Are there any known best practices for storing ordered lists in
relational databases?  Are there any tricks that I can use with
postgres?

Thanks
-Mike


Re: Storing an ordered list

From
"Aaron Bono"
Date:
On 7/25/06, Michael Artz <mlartz@gmail.com> wrote:
What is the best way to store and ordered list that can be updated
OLTP-style?  A simplified problem is that I have an event, and the
event has an ordered list of predicates and I need to preserve the
order of the predicates.  All of the data is entered via a web
application, and I would like to support the new flashy ajax
drag-droppy thingies, meaning that there could be a significant amount
of updates if the user is dragging things all over the place.

I figure that one choice is to explicitly code the order as an integer
column in the predicate table which has the advantage of being very
easy and fast to query/order but *very* slow to reorder as all of the
predicates need to be updated.  This would seem to be a postgres/MVCC
weak spot as well.  Example:

create table event (event_id integer);
create table predicate (event_id integer not null references
event(event_id), name varchar, order integer);
insert into event (event_id) values (1);
insert into predicate (1, 'first event', 1);
insert into predicate (1, 'second predicate', 2);
select * from predicate p where p.event_id = 1 order by p.order;

I'm also thinking about a linked list, i.e.

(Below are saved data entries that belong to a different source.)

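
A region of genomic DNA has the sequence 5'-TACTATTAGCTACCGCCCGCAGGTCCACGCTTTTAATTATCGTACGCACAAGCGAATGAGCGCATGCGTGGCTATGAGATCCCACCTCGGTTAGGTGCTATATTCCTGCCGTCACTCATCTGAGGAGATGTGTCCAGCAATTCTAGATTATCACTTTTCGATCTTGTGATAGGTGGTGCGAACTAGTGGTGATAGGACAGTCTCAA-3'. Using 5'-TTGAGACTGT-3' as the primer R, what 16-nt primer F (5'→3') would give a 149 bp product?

5'-GAGCGCATGCGTGGCT-3'

The reverse primer's reverse complement ACAGTCTCAA matches the template at positions 197–206, so the product ends at position 206.
A 149 bp product then starts at position 206 − 149 + 1 = 58.
The forward primer is identical to the top strand there: GAGCGCATGCGTGGCT.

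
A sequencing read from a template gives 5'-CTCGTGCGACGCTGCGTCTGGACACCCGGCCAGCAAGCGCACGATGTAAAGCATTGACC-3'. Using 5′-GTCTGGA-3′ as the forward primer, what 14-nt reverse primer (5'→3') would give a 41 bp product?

The forward primer binds at positions 16–22, so a 41 bp product ends at position 16 + 41 − 1 = 56.
The reverse primer anneals to the top strand over positions 43–56, i.e. to GATGTAAAGCATTG.
Its sequence written 5'→3' is the reverse complement: CAATGCTTTACATC.

5'-CAATGCTTTACATC-3'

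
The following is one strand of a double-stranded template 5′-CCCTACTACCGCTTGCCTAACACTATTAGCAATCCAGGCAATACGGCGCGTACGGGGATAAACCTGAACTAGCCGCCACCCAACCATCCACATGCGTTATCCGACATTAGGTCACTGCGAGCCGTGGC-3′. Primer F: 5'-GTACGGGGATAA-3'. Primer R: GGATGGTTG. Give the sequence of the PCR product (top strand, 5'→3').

5'-GTACGGGGATAAACCTGAACTAGCCGCCACCCAACCATCC-3'

The forward primer matches the template at positions 50–61.
The reverse primer's reverse complement is CAACCATCC, which matches the template at positions 81–89.
The product is the template from position 50 through 89 (40 bp).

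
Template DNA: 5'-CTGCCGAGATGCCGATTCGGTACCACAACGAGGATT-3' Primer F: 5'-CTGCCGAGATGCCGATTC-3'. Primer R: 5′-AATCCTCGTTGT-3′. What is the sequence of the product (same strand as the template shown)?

Scanning the template, CTGCCGAGATGCCGATTC occurs at positions 1–18; this primer anneals to the bottom strand there with its 3' end pointing downstream.
The reverse primer's reverse complement is ACAACGAGGATT, which matches the template at positions 25–36.
The product is the template from position 1 through 36 (36 bp).

5'-CTGCCGAGATGCCGATTCGGTACCACAACGAGGATT-3'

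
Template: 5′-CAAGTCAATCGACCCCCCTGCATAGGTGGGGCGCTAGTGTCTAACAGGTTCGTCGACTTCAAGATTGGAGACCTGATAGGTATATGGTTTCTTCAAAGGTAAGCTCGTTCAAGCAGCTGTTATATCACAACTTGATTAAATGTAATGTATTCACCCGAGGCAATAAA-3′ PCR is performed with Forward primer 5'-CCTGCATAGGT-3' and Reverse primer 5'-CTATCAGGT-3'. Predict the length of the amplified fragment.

63 bp

The forward primer matches the template at positions 17–27.
Taking the reverse complement of CTATCAGGT gives ACCTGATAG, found at positions 71–79 on the template; the primer anneals here to the top strand with its 3' end pointing upstream.
Amplicon spans positions 17–79: 63 bp.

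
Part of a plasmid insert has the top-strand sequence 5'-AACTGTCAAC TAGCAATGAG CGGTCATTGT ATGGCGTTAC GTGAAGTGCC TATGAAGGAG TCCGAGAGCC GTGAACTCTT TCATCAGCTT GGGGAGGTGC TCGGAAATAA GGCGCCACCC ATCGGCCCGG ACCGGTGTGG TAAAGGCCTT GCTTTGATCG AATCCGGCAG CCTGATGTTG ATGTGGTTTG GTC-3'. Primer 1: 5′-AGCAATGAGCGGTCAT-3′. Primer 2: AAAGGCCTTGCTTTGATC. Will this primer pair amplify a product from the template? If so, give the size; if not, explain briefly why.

No product — both primers anneal to the same strand and extend in the same direction.

Primer 1 (AGCAATGAGCGGTCAT) matches the top strand at positions 12–27 (3' end points downstream).
Primer 2 (AAAGGCCTTGCTTTGATC) also matches the top strand directly, at positions 142–159 — its reverse complement GATCAAAGCAAGGCCTTT is not present.
Both primers anneal to the bottom strand with 3' ends pointing the same way, so neither can prime synthesis back toward the other.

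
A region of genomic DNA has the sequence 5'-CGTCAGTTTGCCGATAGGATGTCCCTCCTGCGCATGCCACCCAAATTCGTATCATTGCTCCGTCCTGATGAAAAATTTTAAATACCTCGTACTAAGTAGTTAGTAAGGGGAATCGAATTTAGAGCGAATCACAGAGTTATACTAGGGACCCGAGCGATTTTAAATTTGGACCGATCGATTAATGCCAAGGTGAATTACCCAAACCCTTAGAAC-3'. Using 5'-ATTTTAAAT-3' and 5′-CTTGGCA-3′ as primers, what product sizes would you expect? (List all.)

The forward primer ATTTTAAAT matches the top strand at positions 75–83, 157–165.
The reverse primer's reverse complement is TGCCAAG, matching at positions 183–189.
Each forward site pairs with the reverse site to give a product ending at position 189: sizes 115, 33 bp.

115 bp, 33 bp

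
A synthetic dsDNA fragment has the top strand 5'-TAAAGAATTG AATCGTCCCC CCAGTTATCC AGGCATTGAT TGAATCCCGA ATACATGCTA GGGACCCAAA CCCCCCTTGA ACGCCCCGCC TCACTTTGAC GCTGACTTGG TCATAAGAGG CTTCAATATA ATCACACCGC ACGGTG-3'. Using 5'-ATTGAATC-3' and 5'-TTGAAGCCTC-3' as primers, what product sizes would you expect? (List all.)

120 bp, 88 bp

The forward primer ATTGAATC matches the top strand at positions 7–14, 39–46.
The reverse primer's reverse complement is GAGGCTTCAA, matching at positions 117–126.
Each forward site pairs with the reverse site to give a product ending at position 126: sizes 120, 88 bp.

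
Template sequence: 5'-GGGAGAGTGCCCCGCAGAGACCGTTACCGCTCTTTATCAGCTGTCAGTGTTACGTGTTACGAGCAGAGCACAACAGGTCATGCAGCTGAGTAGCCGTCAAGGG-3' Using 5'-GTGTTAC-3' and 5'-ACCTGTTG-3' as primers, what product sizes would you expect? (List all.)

32 bp, 25 bp

The forward primer GTGTTAC matches the top strand at positions 47–53, 54–60.
The reverse primer's reverse complement is CAACAGGT, matching at positions 71–78.
Each forward site pairs with the reverse site to give a product ending at position 78: sizes 32, 25 bp.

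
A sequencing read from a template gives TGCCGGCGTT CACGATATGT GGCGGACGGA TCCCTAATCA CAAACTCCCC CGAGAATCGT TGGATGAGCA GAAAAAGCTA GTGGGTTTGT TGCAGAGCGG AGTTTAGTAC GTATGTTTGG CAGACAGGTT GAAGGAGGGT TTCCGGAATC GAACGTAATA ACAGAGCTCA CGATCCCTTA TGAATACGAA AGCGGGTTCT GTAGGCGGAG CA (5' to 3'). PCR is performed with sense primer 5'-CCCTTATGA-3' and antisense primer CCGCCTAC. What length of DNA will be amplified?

34 bp

Forward primer CCCTTATGA is found on the top strand at positions 175–183.
The reverse primer's reverse complement is GTAGGCGG, which matches the template at positions 201–208.
Amplicon spans positions 175–208: 34 bp.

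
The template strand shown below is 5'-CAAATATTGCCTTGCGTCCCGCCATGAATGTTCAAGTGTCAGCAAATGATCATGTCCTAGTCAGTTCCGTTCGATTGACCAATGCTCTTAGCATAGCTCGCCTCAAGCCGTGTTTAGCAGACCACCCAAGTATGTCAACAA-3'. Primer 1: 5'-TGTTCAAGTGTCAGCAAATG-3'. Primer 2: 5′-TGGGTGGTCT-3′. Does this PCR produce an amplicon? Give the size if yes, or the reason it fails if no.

Yes — a 100 bp product.

Primer 1 (TGTTCAAGTGTCAGCAAATG) matches the top strand at positions 29–48; it acts as a forward primer.
Primer 2's reverse complement is AGACCACCCA, matching the top strand at positions 119–128; it acts as a reverse primer.
The 3' ends face each other across positions 29–128, giving a 100 bp product.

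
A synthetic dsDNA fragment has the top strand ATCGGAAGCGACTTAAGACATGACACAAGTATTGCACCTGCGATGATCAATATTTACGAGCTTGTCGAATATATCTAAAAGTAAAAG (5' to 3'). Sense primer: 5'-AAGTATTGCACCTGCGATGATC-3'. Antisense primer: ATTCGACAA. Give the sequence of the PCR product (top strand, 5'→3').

Forward primer AAGTATTGCACCTGCGATGATC is found on the top strand at positions 27–48.
Taking the reverse complement of ATTCGACAA gives TTGTCGAAT, found at positions 62–70 on the template; the primer anneals here to the top strand with its 3' end pointing upstream.
The product is the template from position 27 through 70 (44 bp).

5'-AAGTATTGCACCTGCGATGATCAATATTTACGAGCTTGTCGAAT-3'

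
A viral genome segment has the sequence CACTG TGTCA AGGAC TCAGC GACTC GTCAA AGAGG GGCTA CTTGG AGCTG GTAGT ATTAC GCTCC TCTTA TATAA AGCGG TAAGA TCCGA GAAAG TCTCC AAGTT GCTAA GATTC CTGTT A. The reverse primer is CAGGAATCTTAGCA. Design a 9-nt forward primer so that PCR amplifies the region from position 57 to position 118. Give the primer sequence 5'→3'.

The reverse primer's reverse complement TGCTAAGATTCCTG matches the template at positions 105–118; the product starts at position 57.
The forward primer is identical to the top strand over positions 57–65: TTACGCTCC.

5'-TTACGCTCC-3'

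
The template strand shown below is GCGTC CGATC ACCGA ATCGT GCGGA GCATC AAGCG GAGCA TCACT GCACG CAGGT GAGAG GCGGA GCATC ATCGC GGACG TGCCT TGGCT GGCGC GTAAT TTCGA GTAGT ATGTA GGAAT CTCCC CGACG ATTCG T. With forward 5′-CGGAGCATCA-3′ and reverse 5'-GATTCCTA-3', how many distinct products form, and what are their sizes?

Three products: 100 bp, 88 bp, 60 bp

The forward primer CGGAGCATCA matches the top strand at positions 22–31, 34–43, 62–71.
The reverse primer's reverse complement is TAGGAATC, matching at positions 114–121.
Each forward site pairs with the reverse site to give a product ending at position 121: sizes 100, 88, 60 bp.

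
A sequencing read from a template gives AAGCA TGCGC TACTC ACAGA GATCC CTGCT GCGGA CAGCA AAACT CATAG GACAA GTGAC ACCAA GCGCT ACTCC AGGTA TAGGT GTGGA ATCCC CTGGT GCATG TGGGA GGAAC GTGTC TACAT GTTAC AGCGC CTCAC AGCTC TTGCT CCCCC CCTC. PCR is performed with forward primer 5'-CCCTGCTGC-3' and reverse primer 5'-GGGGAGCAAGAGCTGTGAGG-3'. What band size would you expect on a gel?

131 bp

Scanning the template, CCCTGCTGC occurs at positions 24–32; this primer anneals to the bottom strand there with its 3' end pointing downstream.
The reverse primer's reverse complement is CCTCACAGCTCTTGCTCCCC, which matches the template at positions 135–154.
Product length = (reverse-primer end) − (forward-primer start) + 1 = 154 − 24 + 1 = 131 bp.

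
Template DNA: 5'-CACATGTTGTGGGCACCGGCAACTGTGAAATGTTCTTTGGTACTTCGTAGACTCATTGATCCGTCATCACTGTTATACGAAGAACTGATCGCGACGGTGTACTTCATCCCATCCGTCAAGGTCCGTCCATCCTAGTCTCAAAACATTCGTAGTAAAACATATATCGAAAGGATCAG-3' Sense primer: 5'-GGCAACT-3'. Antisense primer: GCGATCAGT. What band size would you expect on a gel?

75 bp

The forward primer matches the template at positions 18–24.
Taking the reverse complement of GCGATCAGT gives ACTGATCGC, found at positions 84–92 on the template; the primer anneals here to the top strand with its 3' end pointing upstream.
Product length = (reverse-primer end) − (forward-primer start) + 1 = 92 − 18 + 1 = 75 bp.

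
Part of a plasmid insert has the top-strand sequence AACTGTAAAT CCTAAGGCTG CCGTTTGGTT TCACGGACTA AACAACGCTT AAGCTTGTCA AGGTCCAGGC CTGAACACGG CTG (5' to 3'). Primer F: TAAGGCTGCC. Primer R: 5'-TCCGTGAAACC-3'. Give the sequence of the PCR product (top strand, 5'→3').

5'-TAAGGCTGCCGTTTGGTTTCACGGA-3'

The forward primer matches the template at positions 13–22.
The reverse primer's reverse complement is GGTTTCACGGA, which matches the template at positions 27–37.
The product is the template from position 13 through 37 (25 bp).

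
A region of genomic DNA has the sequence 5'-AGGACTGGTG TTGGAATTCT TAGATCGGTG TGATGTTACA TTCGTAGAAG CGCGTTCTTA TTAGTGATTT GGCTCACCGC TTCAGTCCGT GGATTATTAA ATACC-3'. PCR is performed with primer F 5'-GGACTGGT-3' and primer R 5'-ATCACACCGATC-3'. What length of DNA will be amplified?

33 bp

The forward primer matches the template at positions 2–9.
Reverse complement of the reverse primer: GATCGGTGTGAT. This occurs on the top strand at positions 23–34.
The product runs from position 2 to position 34, so its length is 34 − 2 + 1 = 33 bp.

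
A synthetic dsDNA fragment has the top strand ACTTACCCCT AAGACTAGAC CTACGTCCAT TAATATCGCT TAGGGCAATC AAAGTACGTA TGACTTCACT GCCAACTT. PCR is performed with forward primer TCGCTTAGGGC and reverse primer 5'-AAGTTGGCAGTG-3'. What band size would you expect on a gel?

Scanning the template, TCGCTTAGGGC occurs at positions 36–46; this primer anneals to the bottom strand there with its 3' end pointing downstream.
The reverse primer's reverse complement is CACTGCCAACTT, which matches the template at positions 67–78.
Amplicon spans positions 36–78: 43 bp.

43 bp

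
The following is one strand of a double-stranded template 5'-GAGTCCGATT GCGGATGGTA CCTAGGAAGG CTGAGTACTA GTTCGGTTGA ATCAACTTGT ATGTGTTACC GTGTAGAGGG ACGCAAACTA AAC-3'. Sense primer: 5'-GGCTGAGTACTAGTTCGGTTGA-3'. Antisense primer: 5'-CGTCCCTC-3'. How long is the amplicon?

Forward primer GGCTGAGTACTAGTTCGGTTGA is found on the top strand at positions 29–50.
Taking the reverse complement of CGTCCCTC gives GAGGGACG, found at positions 76–83 on the template; the primer anneals here to the top strand with its 3' end pointing upstream.
Product length = (reverse-primer end) − (forward-primer start) + 1 = 83 − 29 + 1 = 55 bp.

55 bp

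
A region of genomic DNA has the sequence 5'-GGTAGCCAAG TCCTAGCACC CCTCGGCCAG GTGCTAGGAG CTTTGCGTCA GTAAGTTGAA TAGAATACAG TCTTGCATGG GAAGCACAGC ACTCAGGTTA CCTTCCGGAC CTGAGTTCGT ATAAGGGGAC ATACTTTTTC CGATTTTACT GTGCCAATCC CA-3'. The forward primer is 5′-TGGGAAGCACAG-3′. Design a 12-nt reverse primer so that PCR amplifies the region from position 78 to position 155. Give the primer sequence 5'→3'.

The product's 3' end on the top strand is position 155.
The reverse primer anneals to the top strand over positions 144–155, i.e. to TTTTACTGTGCC.
Its sequence written 5'→3' is the reverse complement: GGCACAGTAAAA.

5'-GGCACAGTAAAA-3'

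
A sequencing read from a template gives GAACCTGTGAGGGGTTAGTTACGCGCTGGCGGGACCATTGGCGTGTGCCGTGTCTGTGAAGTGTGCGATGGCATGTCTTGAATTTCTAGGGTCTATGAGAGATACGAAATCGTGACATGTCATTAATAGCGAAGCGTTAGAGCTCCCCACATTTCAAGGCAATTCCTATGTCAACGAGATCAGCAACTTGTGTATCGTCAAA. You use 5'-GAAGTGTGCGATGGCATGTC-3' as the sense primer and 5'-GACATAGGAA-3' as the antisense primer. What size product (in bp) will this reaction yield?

115 bp

The forward primer matches the template at positions 58–77.
The reverse primer's reverse complement is TTCCTATGTC, which matches the template at positions 163–172.
Amplicon spans positions 58–172: 115 bp.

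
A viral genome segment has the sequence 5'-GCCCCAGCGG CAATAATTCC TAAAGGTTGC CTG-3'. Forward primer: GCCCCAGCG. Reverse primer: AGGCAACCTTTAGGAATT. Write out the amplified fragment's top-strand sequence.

Forward primer GCCCCAGCG is found on the top strand at positions 1–9.
Taking the reverse complement of AGGCAACCTTTAGGAATT gives AATTCCTAAAGGTTGCCT, found at positions 15–32 on the template; the primer anneals here to the top strand with its 3' end pointing upstream.
The product is the template from position 1 through 32 (32 bp).

5'-GCCCCAGCGGCAATAATTCCTAAAGGTTGCCT-3'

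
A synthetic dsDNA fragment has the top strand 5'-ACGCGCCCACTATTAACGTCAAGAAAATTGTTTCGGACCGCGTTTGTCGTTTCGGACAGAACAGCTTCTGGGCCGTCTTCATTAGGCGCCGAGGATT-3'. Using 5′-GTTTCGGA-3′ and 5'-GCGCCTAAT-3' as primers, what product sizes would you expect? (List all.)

The forward primer GTTTCGGA matches the top strand at positions 30–37, 49–56.
The reverse primer's reverse complement is ATTAGGCGC, matching at positions 81–89.
Each forward site pairs with the reverse site to give a product ending at position 89: sizes 60, 41 bp.

60 bp, 41 bp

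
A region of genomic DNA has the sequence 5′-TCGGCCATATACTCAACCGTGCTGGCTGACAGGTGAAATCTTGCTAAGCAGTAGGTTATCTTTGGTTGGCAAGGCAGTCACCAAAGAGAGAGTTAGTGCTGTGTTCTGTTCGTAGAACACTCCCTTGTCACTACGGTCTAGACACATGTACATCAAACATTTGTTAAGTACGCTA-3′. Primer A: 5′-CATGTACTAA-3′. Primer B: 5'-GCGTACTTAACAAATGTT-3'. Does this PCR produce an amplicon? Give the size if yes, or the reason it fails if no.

No product — primer A has no binding site in the template.

Primer A (CATGTACTAA) does not match the top strand, and its reverse complement TTAGTACATG does not match either.
With no annealing site for primer A, no amplification occurs.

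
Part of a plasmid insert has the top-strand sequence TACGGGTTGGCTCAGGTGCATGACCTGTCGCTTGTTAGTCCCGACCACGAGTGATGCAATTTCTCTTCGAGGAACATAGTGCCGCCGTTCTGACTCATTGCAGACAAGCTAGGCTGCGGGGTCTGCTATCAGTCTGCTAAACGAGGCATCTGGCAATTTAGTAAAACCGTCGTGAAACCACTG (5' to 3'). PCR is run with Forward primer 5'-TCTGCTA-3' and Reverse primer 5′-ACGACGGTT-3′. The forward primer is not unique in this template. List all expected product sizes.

52 bp, 41 bp

The forward primer TCTGCTA matches the top strand at positions 122–128, 133–139.
The reverse primer's reverse complement is AACCGTCGT, matching at positions 165–173.
Each forward site pairs with the reverse site to give a product ending at position 173: sizes 52, 41 bp.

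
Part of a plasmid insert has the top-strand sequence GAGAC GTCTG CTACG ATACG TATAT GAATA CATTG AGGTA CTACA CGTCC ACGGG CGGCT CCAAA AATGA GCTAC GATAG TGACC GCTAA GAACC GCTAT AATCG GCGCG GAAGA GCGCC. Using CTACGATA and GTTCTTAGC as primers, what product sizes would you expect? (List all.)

84 bp, 23 bp

The forward primer CTACGATA matches the top strand at positions 11–18, 72–79.
The reverse primer's reverse complement is GCTAAGAAC, matching at positions 86–94.
Each forward site pairs with the reverse site to give a product ending at position 94: sizes 84, 23 bp.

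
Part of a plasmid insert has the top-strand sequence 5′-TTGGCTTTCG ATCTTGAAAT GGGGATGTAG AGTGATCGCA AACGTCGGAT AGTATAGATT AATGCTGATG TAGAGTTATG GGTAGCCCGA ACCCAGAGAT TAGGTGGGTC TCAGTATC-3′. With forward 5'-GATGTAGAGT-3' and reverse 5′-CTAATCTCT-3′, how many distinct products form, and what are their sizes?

Two products: 80 bp, 37 bp

The forward primer GATGTAGAGT matches the top strand at positions 24–33, 67–76.
The reverse primer's reverse complement is AGAGATTAG, matching at positions 95–103.
Each forward site pairs with the reverse site to give a product ending at position 103: sizes 80, 37 bp.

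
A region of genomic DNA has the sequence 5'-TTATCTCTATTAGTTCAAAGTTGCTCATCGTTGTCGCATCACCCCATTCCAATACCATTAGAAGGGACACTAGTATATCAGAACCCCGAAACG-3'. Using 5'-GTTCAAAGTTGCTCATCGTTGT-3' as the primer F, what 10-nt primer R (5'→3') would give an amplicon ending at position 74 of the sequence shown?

5'-ACTAGTGTCC-3'

The forward primer binds at positions 13–34; the product's 3' end on the top strand is position 74.
The reverse primer anneals to the top strand over positions 65–74, i.e. to GGACACTAGT.
Its sequence written 5'→3' is the reverse complement: ACTAGTGTCC.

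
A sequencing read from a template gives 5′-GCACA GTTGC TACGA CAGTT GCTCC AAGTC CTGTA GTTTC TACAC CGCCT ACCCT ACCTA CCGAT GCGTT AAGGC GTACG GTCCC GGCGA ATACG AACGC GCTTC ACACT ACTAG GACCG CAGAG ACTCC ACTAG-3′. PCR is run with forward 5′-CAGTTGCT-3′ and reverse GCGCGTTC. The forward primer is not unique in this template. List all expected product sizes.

The forward primer CAGTTGCT matches the top strand at positions 4–11, 16–23.
The reverse primer's reverse complement is GAACGCGC, matching at positions 95–102.
Each forward site pairs with the reverse site to give a product ending at position 102: sizes 99, 87 bp.

99 bp, 87 bp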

create table event (event_id integer);
create table predicate (predicate_id integer, event_id integer not
null references event(event_id), name varchar, next_predicate integer
references predicate (predicate_id));
insert into predicate (101, 1, 'second predicate', NULL);
insert into predicate (102, 1, 'first predicate', 101);

The downside is that I'm not quite sure how to efficiently query the
linked list.  Any suggestions?

Are there any known best practices for storing ordered lists in
relational databases?  Are there any tricks that I can use with
postgres?

 
Even the linked list will require a lot of updates if there are is a lot of reshuffling - perhaps less though in certain circumstances, especially if the list is large and there is very little reshuffling.

If you use the linked list, remember this: to reduce the updates you are going to need more code in the application as it will have to keep track of what to update and what to not update.  It will also be more difficult to order the items using SQL so your application may have to take on that burden.  As a result, your application will become more complicated and writing reports that use the ordering will become difficult.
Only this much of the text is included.